IVANEK: I watched this astonishing hernia operation – I saw two hernia operations, one of which was going through the belly button and an incision of literally about an inch, and another that completely split someone’s chest open and there was basically nothing on the inside that you couldn’t see. It was engrossing [laughs]. The difference between standing there and watching it and them actually digging their hands in and reaching under things – that I don’t think I could do [laughs], but I was happy to find out that I could actually watch and appreciate it without getting completely grossed out.
AX: You were doing a play in New York this summer …
IVANEK: It’s called SLOW GIRL, atLincolnCenter. They built a brand-new theatre and we opened the theatre with the show. We extended a couple times already, but with this, I couldn’t extend any further, but we had a really good time.
AX: How much are you going back and forth between TV/film and stage?
IVANEK: I hadn’t done a play in five years. This was the first one in five years. So over the life of my career, I have. More recently, it’s been a lot more TV and movies, so this timeslot just worked out great, so I’m hoping there will be more.
AX: Were you happy with the way THE EVENT wrapped up? It ended fairly abruptly
IVANEK: Yeah. I think we were all a little frustrated. There was more story that they wanted to tell. I think they were trying to see if they could set up something at one of the cable channels to try to wrap it up in a miniseries and the economics of that, I think, just got in the way. Yeah, when you’ve got something with long-range storytelling and you suddenly are interrupted, I think that’s a frustrating outcome.
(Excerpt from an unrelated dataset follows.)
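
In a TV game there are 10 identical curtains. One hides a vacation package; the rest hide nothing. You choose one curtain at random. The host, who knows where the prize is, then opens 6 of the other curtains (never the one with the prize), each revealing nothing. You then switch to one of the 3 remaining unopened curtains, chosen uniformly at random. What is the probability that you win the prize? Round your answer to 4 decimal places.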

AX: You tend to play a lot of authority figures – you were the Magister on TRUE BLOOD, you were a government high-up on THE EVENT, now you’re a chief surgeon on THE MOB DOCTOR …
IVANEK: It’s fun to play power. It’s fun to walk into a situation where everybody has to kind to turn to you and how it plays out.
AX: Is there anything about playing somebody who’s in a position of great authority, as you are in a lot of the parts you’ve been in actually, as opposed to playing somebody who’s working with other people that commands something different from you as an actor?
IVANEK: You just have to be [thinking], what kind of personality is drawn to that, to that kind of control, and I think just trying to figure out, how do people approach that? That was one of the interesting things about actually visiting at the hospital, watching somebody who was in control, this amazing doctor, and seeing how she handled the position of authority. It was kind of not what I expected. It was incredibly collegial – she was very much in control, very confident, but the sense of the power dynamics almost was invisible. And that’s actually one of the biggest things I came away with, is trying to figure out, how do you do that, how do you control people without the overt sense of controlling people [laughs]? And this being a hospital environment, a little different from stuff I’ve done before, I’m kind of curious to see how that plays out.
AX: So are you trying to put more of that in?
IVANEK: I’m going to see. I want to have a sense of somebody who’s not just barking orders everywhere, that this is a teaching hospital, that this is a place where people are learning. That’s the primary function, so how do you do that the best way you can, and it’s not by asserting your power all the time.